The income tax exemption period for the sale of real estate is changing in the Czech Republic. You only have a month and a half to make use of the short time limit

There is one fundamental change related to the cancellation of the acquisition tax. The time limit for exemption from income tax on the sale of real estate has changed. Now this period is established at 5 years and from next year it is extended to 10 years. The change only applies to real estate acquired in 2021 and onwards. If you already own a property, you still have the time limit of 5 years. If you want to obrain a property, whether by buying it or having the opportunity to get it without financial consideration, for example as a gift, if you manage to carry it out by the end of this year, you´ll become a member of the privileged group of owners with the 5-year time limit. Therefore it makes sense to get going now. The decisive day will be the submission of a motion for the registration of the ownership right to which the legal effects of the acquisition of real estate are attached. There is no need for the cadastre to register you as the owner this year. All you have to do is to arrive at the cadastre between Christmas and New Year with your contract.

Why is this exemption period important? Because, as the only one of all other options for exemption, it´s not associated with other additional conditions (more about the exemption options in this article), you only need to own the property for a certain time. I´ll add that the Czech Republic is very tax-favourable in this respect, in other countries it is common to impose high taxes on the income from the sale of real estate. We´ll now show how this income tax works on a practical example of the sale of land near Prague:

Mr. Novák bought a plot of land near Prague three years ago for the construction of a house. The area of the plot of land is 1,000 m2 and he paid 2,500,000 CZK for it. During the ownership period, Mr. Novák made an electricity supply connector for 50,000 CZK, a water supply connector for 25,000 CZK and fenced off the land for 25,000 CZK.

He decided to sell the land this year, he needs money for his business as it isn´t doing well, unlike in the past. He commissioned a broker to sell the land. They agreed on a fee of 3% + VAT from the sale price and set the sale price at CZK 4,500,000. They found a buyer for the quoted price in 2 months.
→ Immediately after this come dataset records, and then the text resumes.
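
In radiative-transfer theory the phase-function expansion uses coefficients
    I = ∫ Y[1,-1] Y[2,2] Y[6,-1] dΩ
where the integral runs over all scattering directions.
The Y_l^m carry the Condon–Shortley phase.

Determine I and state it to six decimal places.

l₃=6 ∉ [1,3] — triangle fails ⇒ I = 0

0.000000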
None of the exemption conditions apply to this sale (more about the possibilities of exemption in this article), therefore Mr. Novák will have to pay tax. It´s calculated as follows:

The selling price of the property minus the cost of acquisition minus the cost of appreciation minus the cost of the transfer. The remaining amount corresponding to the profit is taxed at 15%.
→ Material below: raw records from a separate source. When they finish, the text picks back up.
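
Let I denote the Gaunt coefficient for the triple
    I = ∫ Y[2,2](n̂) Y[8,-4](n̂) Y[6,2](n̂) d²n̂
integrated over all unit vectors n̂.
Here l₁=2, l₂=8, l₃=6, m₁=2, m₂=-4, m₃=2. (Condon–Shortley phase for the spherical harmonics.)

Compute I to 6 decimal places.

m-sum 0 ✓  L=16 even ✓  6≤6≤10 ✓
Π(2lᵢ+1) = 5×17×13 = 1105
triangle coeff Δ(2,8,6) = 1/30940
Σ_t [2,2]: t=2:+1/2073600 = 1/2073600
(3j)²=28/1105 [(2 8 6; 0 0 0)], sign=+1
Σ_t [0,0]: t=0:+1/23224320 = 1/23224320
(3j)²=99/6188 [(2 8 6; 2 -4 2)], sign=+1
⇒ 4πI² = 99/221
I = (+1)√(99/221/(4π)) = 0.18880632

0.188806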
In our case it is as follows:

  • Sales price: 4,500,000 CZK
  • Acquisition costs: purchase price 2,500,000 CZK and acquisition tax paid 100,000 CZK.
  • Valuation costs: electricity supply connector for 50,000 CZK, water supply connector for 25,000 CZK and fence for 25,000 CZK.
  • Costs associated with the transfer: a fee to the real estate broker in the amount of 163,350 CZK. The fee included all transfer costs (contract, custody, stamps in the cadastre, etc.), that is the seller paid nothing extra.
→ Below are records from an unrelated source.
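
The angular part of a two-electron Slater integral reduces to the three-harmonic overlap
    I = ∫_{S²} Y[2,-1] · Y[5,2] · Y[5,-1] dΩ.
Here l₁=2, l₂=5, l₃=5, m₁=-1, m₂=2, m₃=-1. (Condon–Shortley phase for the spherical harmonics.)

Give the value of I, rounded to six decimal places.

0.104819

m-sum 0 ✓  L=12 even ✓  3≤5≤7 ✓
Π(2lᵢ+1) = 5×11×11 = 605
triangle coeff Δ(2,5,5) = 1/38610
Σ_t [0,2]: t=0:+1/2880 t=1:−1/576 t=2:+1/2880 = -1/960
(3j)²=10/429 [(2 5 5; 0 0 0)], sign=+1
Σ_t [1,2]: t=1:−1/2880 t=2:+1/1440 = 1/2880
(3j)²=7/715 [(2 5 5; -1 2 -1)], sign=+1
⇒ 4πI² = 70/507
I = (+1)√(70/507/(4π)) = 0.10481902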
Now the calculation itself:

4,500,000 – 2,500,000 – 100,000 – 50,000 – 25,000 – 25,000 – 163,350 = profit 1,636,650 CZK

Mr. Novák will tax this profit by 15%, that is he´ll pay tax to the state amounting to 245,500 CZK on the sale of the land.

With real estate prices rising in the long-term (more on the topic of prices in this article), the tax can be rather uncomfortably high in cases that aren´t tax exempt.